Weblog of a Christian philosophy student

Weblog of a Christian philosophy student. Please feel free to comment. All of my posts are public domain. Subscribe to posts [Atom]. Email me at countaltair [at] yahoo.com.au. I also run a Chinese to English translation business at www.willfanyi.com.

Location: Melbourne, Victoria, Australia

Wednesday, February 24, 2010

What does the Bible say about suffering?

It's interesting that the Bible acknowledges the fact that good people are just as likely to suffer and experience an early death as evildoers.

Ecclesiastes 9:1-2: "This, too, I carefully explored: Even though the actions of godly and wise people are in God's hands, no one knows whether God will show them favor. The same destiny ultimately awaits everyone, whether righteous or wicked, good or bad, ceremonially clean or unclean, religious or irreligious. Good people receive the same treatment as sinners, and people who make promises to God are treated like people who don't."

Maybe the Bible is one of the first documents to point out this fact. But on the plus side, good, righteous people are doing God's will in their lives, and they go to eternal life when they die. Whereas evildoers reject being with God forever.

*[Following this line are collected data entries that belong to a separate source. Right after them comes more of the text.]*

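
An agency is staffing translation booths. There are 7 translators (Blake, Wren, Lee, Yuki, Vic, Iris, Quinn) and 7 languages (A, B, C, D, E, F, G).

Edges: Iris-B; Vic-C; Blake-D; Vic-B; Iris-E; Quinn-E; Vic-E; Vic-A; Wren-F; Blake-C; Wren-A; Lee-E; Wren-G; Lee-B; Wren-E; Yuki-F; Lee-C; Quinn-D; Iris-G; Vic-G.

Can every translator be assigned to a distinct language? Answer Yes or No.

Yes

One maximum matching: Blake-D, Wren-A, Lee-B, Yuki-F, Vic-C, Iris-G, Quinn-E.
Every translator is matched, so this is a perfect matching.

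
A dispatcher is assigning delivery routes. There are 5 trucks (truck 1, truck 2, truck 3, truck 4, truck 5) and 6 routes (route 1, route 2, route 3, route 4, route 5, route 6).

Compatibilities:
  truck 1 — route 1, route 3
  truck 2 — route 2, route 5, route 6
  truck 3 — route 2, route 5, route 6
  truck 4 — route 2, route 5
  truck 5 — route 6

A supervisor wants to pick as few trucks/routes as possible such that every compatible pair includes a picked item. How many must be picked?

{truck 1, route 2, route 5, route 6} is a vertex cover of size 4: every edge has an endpoint in this set.
No smaller cover exists because truck 1–route 3, truck 2–route 5, truck 3–route 6, truck 4–route 2 is a matching of size 4, and a cover must include an endpoint of each of these disjoint edges (König's theorem).

4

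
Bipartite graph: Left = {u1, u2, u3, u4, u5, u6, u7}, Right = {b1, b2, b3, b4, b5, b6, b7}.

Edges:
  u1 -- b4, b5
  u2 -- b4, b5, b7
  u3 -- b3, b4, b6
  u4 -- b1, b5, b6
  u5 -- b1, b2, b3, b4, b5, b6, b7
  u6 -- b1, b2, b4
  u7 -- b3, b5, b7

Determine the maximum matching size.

One maximum matching: u1-b4, u2-b7, u3-b6, u4-b5, u5-b1, u6-b2, u7-b3.
This saturates every left vertex, so 7 is the maximum.

7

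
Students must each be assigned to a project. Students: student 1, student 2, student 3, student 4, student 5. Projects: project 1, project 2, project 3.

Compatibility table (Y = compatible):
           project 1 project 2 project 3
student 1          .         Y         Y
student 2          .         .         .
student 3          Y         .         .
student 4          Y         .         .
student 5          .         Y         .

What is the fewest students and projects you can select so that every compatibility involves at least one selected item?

3

The 3 edges student 1–project 3, student 3–project 1, student 5–project 2 form a matching, so any vertex cover needs at least 3 vertices (one per matched edge).
Conversely {student 1, student 5, project 1} meets every edge and has exactly 3 vertices, so 3 is optimal.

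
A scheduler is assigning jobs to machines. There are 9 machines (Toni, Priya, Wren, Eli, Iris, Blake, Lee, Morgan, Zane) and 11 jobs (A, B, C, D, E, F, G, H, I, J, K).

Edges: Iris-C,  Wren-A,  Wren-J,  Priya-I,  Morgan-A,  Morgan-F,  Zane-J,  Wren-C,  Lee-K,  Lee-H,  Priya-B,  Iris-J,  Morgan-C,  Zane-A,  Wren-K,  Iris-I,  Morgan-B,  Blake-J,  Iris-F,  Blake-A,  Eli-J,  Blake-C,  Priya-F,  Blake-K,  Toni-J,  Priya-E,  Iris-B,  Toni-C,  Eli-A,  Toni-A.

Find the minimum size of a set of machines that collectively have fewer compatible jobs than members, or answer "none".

Take S = {Toni, Wren, Eli, Blake, Zane}. Its neighbourhood is {A, C, J, K}, so |N(S)| = 4 < |S| = 5.
Every subset of size less than 5 has at least as many neighbours as members, so 5 is the minimum.

5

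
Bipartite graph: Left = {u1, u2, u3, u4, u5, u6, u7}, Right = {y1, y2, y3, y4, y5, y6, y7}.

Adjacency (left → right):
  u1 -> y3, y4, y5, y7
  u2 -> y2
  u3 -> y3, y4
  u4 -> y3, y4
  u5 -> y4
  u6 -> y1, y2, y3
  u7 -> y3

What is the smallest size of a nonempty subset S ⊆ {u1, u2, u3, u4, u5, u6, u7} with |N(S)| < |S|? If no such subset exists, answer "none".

3

Take S = {u3, u4, u5}. Its neighbourhood is {y3, y4}, so |N(S)| = 2 < |S| = 3.
Every subset of size less than 3 has at least as many neighbours as members, so 3 is the minimum.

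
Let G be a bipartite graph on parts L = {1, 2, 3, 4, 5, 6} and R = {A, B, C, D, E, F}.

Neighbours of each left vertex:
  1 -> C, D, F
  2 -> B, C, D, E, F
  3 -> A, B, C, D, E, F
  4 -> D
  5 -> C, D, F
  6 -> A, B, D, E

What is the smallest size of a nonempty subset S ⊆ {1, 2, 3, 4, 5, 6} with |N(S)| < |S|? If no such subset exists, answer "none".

A matching saturating every left vertex exists, for instance 1→C, 2→E, 3→A, 4→D, 5→F, 6→B.
By Hall's marriage theorem, this means |N(S)| ≥ |S| for every subset S, so no violating subset exists.

none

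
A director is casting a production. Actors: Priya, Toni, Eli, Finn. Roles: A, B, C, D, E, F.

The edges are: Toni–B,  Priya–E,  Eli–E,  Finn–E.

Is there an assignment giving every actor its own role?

No

The set {Priya, Eli, Finn} has only 1 neighbour ({E}), so by Hall's theorem at most 2 of the 4 actors can be matched.
Hence no matching covers every actor.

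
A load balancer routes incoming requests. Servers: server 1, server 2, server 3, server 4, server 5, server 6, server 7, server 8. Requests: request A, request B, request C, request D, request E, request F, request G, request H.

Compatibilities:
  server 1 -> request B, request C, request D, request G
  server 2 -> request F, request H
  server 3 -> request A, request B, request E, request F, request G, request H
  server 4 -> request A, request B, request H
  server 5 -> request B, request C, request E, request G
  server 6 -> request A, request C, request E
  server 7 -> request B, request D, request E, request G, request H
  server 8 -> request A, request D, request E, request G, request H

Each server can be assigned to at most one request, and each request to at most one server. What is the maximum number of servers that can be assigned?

For example, pair server 1-request D, server 2-request F, server 3-request G, server 4-request B, server 5-request C, server 6-request A, server 7-request H, server 8-request E.
This saturates every server, so 8 is the maximum.

8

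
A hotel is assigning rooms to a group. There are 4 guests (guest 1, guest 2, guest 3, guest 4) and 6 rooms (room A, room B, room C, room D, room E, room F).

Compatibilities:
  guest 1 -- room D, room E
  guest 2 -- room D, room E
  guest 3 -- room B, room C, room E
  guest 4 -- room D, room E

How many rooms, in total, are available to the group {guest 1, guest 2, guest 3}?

4

The union of neighbours of {guest 1, guest 2, guest 3} is {room B, room C, room D, room E}, which has 4 elements.
Since |N(S)| = 4 ≥ |S| = 3, Hall's condition holds for this subset.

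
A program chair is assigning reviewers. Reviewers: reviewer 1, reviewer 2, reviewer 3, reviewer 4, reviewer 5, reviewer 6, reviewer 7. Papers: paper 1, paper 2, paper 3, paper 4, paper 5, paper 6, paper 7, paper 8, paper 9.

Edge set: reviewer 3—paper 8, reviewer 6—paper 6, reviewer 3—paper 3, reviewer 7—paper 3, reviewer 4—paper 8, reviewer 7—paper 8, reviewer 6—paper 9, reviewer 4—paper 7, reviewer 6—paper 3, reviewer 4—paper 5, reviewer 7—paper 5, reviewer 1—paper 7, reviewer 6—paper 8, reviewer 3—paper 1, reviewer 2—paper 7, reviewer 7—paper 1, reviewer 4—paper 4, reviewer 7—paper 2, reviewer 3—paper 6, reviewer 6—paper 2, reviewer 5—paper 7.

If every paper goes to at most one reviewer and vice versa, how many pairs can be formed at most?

A valid assignment of size 5: reviewer 1→paper 7, reviewer 3→paper 1, reviewer 4→paper 4, reviewer 6→paper 6, reviewer 7→paper 2.
The set {reviewer 1, reviewer 2, reviewer 5} has only 1 neighbour ({paper 7}), so by Hall's theorem at most 5 of the 7 reviewers can be matched.

5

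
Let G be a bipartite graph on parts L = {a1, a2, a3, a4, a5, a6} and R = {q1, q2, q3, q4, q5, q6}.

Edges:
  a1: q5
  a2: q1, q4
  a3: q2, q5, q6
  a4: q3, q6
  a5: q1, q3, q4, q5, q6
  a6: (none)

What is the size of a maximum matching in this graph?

One maximum matching: a1–q5, a2–q4, a3–q2, a4–q3, a5–q6.
The set {a6} has only 0 neighbours (∅), so by Hall's theorem at most 5 of the 6 left vertices can be matched.

5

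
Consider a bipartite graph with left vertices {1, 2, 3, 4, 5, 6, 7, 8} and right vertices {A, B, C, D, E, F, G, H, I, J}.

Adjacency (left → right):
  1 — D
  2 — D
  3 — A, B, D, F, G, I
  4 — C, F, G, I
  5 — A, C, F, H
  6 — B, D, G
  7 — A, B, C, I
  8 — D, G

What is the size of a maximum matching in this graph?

7

A valid assignment of size 7: 1→D, 3→A, 4→C, 5→F, 6→B, 7→I, 8→G.
The set {1, 2} has only 1 neighbour ({D}), so by Hall's theorem at most 7 of the 8 left vertices can be matched.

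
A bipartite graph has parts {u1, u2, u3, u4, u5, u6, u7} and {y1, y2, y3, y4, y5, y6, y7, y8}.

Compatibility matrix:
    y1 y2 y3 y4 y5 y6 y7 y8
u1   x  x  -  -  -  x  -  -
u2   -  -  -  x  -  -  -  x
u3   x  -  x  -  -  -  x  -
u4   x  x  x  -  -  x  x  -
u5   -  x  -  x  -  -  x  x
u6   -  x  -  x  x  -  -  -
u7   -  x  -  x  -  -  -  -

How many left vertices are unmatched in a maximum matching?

One maximum matching: u1-y1, u2-y8, u3-y3, u4-y6, u5-y7, u6-y5, u7-y2.
All 7 left vertices are matched, so no larger matching exists.
That matches 7 of the 7, leaving 0 unmatched; no matching can do better.

0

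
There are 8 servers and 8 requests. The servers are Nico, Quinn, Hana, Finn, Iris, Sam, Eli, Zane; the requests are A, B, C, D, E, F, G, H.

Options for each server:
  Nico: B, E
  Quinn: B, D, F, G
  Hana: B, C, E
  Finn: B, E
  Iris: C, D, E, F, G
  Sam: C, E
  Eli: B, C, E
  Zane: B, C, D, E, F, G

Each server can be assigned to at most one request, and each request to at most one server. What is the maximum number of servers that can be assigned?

A valid assignment of size 6: Nico→E, Quinn→D, Hana→C, Finn→B, Iris→F, Zane→G.
The set {Nico, Hana, Finn, Sam, Eli} has only 3 neighbours ({B, C, E}), so by Hall's theorem at most 6 of the 8 servers can be matched.

6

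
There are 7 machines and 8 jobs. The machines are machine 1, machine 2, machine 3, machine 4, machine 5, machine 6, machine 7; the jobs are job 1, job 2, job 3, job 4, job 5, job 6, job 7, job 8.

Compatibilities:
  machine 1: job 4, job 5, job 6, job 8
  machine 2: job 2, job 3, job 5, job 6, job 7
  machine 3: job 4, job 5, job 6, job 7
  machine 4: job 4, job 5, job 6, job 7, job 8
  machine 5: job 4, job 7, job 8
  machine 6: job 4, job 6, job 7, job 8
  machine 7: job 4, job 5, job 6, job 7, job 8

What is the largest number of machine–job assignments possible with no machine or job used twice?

6

For example, pair machine 1–job 4, machine 2–job 3, machine 3–job 5, machine 4–job 7, machine 5–job 8, machine 6–job 6.
The set {machine 1, machine 3, machine 4, machine 5, machine 6, machine 7} has only 5 neighbours ({job 4, job 5, job 6, job 7, job 8}), so by Hall's theorem at most 6 of the 7 machines can be matched.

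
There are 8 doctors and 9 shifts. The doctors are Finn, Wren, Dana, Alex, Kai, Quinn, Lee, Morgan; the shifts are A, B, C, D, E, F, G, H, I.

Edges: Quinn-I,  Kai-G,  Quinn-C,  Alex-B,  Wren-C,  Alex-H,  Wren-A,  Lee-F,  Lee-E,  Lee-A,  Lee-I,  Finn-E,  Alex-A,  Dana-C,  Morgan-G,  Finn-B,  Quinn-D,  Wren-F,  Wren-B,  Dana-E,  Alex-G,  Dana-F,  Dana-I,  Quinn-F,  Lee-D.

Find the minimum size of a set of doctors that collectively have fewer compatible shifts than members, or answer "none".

Take S = {Kai, Morgan}. Its neighbourhood is {G}, so |N(S)| = 1 < |S| = 2.
No single vertex violates Hall's condition since each has at least one neighbour, so 2 is the minimum.

2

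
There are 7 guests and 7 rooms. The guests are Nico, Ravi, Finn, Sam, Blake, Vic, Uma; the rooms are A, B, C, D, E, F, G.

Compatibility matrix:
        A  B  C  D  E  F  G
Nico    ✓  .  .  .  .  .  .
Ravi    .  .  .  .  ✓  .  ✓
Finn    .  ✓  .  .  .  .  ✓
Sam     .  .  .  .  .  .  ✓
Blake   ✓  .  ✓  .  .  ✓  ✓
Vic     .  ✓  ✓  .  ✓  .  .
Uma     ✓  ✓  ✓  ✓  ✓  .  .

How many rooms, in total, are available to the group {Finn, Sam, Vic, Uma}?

6

The union of neighbours of {Finn, Sam, Vic, Uma} is {A, B, C, D, E, G}, which has 6 elements.
Since |N(S)| = 6 ≥ |S| = 4, Hall's condition holds for this subset.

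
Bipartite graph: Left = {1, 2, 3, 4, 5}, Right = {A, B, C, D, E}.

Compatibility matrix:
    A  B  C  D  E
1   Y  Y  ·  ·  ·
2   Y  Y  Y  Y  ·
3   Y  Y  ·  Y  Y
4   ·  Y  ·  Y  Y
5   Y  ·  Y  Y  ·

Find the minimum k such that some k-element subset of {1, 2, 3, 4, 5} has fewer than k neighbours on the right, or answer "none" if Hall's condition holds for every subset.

none

A matching saturating every left vertex exists, for instance 1→A, 2→B, 3→D, 4→E, 5→C.
By Hall's marriage theorem, this means |N(S)| ≥ |S| for every subset S, so no violating subset exists.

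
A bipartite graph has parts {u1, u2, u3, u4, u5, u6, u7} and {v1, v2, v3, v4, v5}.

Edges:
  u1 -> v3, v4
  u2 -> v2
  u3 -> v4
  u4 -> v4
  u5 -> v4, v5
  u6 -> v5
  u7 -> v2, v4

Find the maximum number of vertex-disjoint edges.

A valid assignment of size 4: u1–v3, u2–v2, u3–v4, u5–v5.
The set {u2, u3, u4, u5, u6, u7} has only 3 neighbours ({v2, v4, v5}), so by Hall's theorem at most 4 of the 7 left vertices can be matched.

4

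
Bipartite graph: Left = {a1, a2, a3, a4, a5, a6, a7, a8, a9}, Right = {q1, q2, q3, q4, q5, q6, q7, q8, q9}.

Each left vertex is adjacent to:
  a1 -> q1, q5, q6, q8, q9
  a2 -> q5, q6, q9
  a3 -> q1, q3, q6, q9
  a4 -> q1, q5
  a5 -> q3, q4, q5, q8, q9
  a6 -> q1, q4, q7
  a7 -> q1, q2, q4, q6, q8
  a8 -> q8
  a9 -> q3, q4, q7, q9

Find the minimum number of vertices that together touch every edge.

9

A maximum matching has 9 edges (e.g. a1–q6, a2–q5, a3–q3, a4–q1, a5–q9, a6–q7, a7–q2, a8–q8, a9–q4).
By König's theorem the minimum vertex cover has the same size. One such cover is {a1, a2, a3, a4, a5, a6, a7, a8, a9}.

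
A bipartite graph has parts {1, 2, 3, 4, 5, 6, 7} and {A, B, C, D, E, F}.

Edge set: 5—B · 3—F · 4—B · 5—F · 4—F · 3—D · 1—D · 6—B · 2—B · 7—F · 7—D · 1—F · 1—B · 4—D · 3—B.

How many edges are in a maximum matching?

For example, pair 1–D, 2–B, 3–F.
The set {1, 2, 3, 4, 5, 6, 7} has only 3 neighbours ({B, D, F}), so by Hall's theorem at most 3 of the 7 left vertices can be matched.

3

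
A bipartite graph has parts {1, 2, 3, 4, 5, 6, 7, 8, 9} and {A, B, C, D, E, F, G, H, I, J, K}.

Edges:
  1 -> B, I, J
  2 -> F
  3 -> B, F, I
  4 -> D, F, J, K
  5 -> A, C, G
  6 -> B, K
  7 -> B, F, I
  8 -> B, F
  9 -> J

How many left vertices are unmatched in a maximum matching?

2

A valid assignment of size 7: 1→J, 2→F, 3→I, 4→D, 5→C, 6→K, 7→B.
The set {1, 2, 3, 7, 8, 9} has only 4 neighbours ({B, F, I, J}), so by Hall's theorem at most 7 of the 9 left vertices can be matched.
That matches 7 of the 9, leaving 2 unmatched; no matching can do better.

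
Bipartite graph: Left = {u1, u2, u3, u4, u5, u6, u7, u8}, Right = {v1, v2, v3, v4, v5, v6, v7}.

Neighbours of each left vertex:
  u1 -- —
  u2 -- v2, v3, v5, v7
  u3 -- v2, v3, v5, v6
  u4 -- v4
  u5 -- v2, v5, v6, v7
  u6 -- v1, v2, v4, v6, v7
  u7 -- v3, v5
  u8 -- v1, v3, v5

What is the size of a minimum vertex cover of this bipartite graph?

7

A maximum matching has 7 edges (e.g. u2–v2, u3–v5, u4–v4, u5–v7, u6–v6, u7–v3, u8–v1).
By König's theorem the minimum vertex cover has the same size. One such cover is {u2, u3, u4, u5, u6, u7, u8}.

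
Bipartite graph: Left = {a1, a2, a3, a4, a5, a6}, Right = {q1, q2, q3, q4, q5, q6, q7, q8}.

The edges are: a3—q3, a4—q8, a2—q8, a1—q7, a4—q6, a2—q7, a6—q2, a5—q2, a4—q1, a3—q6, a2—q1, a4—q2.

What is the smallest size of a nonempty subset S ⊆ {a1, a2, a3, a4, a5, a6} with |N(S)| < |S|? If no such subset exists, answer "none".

2

Take S = {a5, a6}. Its neighbourhood is {q2}, so |N(S)| = 1 < |S| = 2.
No single vertex violates Hall's condition since each has at least one neighbour, so 2 is the minimum.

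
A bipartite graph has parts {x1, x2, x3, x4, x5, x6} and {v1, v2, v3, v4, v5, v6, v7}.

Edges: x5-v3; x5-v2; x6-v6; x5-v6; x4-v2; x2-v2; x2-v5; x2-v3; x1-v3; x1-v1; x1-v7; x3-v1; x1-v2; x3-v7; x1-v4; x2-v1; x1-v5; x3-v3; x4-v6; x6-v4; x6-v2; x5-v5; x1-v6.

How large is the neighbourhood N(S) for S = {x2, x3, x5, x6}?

7

The union of neighbours of {x2, x3, x5, x6} is {v1, v2, v3, v4, v5, v6, v7}, which has 7 elements.
Since |N(S)| = 7 ≥ |S| = 4, Hall's condition holds for this subset.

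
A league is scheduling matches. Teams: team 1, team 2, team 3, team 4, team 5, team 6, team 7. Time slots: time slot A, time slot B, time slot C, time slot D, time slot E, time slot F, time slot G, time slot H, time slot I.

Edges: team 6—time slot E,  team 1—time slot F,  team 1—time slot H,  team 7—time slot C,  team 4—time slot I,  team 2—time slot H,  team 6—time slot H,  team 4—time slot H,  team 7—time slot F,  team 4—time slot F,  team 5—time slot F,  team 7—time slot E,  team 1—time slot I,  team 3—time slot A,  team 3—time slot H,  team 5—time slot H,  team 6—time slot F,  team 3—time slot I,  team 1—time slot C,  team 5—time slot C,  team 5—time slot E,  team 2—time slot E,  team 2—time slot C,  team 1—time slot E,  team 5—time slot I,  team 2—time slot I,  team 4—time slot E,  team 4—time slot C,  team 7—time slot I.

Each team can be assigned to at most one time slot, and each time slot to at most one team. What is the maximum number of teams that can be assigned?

For example, pair team 1→time slot H, team 2→time slot I, team 3→time slot A, team 4→time slot E, team 5→time slot C, team 6→time slot F.
The set {team 1, team 2, team 4, team 5, team 6, team 7} has only 5 neighbours ({time slot C, time slot E, time slot F, time slot H, time slot I}), so by Hall's theorem at most 6 of the 7 teams can be matched.

6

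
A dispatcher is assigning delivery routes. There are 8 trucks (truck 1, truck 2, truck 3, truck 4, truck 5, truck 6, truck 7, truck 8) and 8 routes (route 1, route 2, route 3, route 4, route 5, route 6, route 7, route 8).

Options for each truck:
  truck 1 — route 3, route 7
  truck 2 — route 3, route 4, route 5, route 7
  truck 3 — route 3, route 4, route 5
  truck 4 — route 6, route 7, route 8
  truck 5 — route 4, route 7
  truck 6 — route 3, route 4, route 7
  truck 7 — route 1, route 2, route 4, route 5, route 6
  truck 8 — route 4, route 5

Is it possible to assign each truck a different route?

The set {truck 1, truck 2, truck 3, truck 5, truck 6, truck 8} has only 4 neighbours ({route 3, route 4, route 5, route 7}), so by Hall's theorem at most 6 of the 8 trucks can be matched.
Hence no matching covers every truck.

No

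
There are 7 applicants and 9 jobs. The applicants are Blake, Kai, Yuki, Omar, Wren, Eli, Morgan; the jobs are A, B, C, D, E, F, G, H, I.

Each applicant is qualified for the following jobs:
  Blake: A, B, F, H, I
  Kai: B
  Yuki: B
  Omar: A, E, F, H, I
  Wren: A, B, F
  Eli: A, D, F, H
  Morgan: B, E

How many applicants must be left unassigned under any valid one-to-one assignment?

1

One maximum matching: Blake–H, Kai–B, Omar–A, Wren–F, Eli–D, Morgan–E.
The set {Kai, Yuki} has only 1 neighbour ({B}), so by Hall's theorem at most 6 of the 7 applicants can be matched.
That matches 6 of the 7, leaving 1 unmatched; no matching can do better.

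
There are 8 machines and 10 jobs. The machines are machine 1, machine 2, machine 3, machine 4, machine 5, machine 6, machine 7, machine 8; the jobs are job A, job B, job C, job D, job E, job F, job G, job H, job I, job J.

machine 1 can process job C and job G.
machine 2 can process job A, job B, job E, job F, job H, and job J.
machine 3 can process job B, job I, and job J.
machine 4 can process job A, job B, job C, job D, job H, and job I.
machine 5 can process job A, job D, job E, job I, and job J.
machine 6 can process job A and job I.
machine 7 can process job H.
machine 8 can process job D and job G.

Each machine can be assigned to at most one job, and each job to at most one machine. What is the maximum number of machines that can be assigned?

8

One maximum matching: machine 1-job C, machine 2-job F, machine 3-job I, machine 4-job D, machine 5-job J, machine 6-job A, machine 7-job H, machine 8-job G.
All 8 machines are matched, so no larger matching exists.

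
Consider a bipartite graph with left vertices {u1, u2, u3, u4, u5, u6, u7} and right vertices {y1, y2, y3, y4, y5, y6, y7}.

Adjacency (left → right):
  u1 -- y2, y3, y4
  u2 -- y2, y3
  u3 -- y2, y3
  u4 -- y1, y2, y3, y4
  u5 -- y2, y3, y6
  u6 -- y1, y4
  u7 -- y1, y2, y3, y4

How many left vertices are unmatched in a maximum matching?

2

A valid assignment of size 5: u1→y4, u2→y2, u3→y3, u4→y1, u5→y6.
The set {u1, u2, u3, u4, u6, u7} has only 4 neighbours ({y1, y2, y3, y4}), so by Hall's theorem at most 5 of the 7 left vertices can be matched.
That matches 5 of the 7, leaving 2 unmatched; no matching can do better.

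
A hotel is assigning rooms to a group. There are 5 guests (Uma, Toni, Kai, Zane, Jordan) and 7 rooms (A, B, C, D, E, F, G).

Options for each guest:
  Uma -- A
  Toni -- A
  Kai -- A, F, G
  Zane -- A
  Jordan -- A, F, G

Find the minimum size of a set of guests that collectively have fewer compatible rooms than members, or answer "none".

Take S = {Uma, Toni}. Its neighbourhood is {A}, so |N(S)| = 1 < |S| = 2.
No single vertex violates Hall's condition since each has at least one neighbour, so 2 is the minimum.

2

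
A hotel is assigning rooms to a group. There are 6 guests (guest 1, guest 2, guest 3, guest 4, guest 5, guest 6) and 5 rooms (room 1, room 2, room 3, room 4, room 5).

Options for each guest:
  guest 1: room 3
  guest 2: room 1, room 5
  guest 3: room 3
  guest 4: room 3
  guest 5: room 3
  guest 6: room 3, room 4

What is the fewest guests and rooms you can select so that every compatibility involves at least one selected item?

A maximum matching has 3 edges (e.g. guest 1–room 3, guest 2–room 1, guest 6–room 4).
By König's theorem the minimum vertex cover has the same size. One such cover is {guest 2, guest 6, room 3}.

3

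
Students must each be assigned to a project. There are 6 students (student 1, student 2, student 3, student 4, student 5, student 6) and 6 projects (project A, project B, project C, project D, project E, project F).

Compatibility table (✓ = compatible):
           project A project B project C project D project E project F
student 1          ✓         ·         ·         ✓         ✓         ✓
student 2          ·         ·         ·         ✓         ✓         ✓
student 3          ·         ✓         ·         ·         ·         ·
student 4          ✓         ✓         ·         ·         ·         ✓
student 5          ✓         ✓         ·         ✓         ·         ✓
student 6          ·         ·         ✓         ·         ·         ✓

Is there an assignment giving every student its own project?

Yes

One maximum matching: student 1→project D, student 2→project E, student 3→project B, student 4→project F, student 5→project A, student 6→project C.
Every student is matched, so this is a perfect matching.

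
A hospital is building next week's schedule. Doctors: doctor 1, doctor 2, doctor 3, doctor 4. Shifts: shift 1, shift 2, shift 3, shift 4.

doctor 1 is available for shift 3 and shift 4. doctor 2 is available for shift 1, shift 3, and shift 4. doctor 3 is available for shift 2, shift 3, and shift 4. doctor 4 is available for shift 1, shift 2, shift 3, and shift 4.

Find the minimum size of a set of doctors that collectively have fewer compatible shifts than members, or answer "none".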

If we trust the Bible we know that God is in control of our lives although it seems like chaotic randomness a lot of the time.

Psalm 32:8-9: "The LORD says, "I will guide you along the best pathway for your life. I will advise you and watch over you. Do not be like a senseless horse or mule that needs a bit and bridle to keep it under control."

Psalm 68:19: "Praise the Lord; praise God our savior! For each day he carries us in his arms."

I think the Bible's answer is that because we are currently separated from God (although Christians are technically not, we have not yet come into our inheritance) basically life must involve a lot of suffering (Gen 2:17; Rom 5:12-14). We don't know exactly how separation from God leads to our suffering, but it somehow does. The comforting thing is that genuine Christians do God's will in their lives and go to eternal life (which means no longer being separated from God, see Rev 21:3-4) after they die.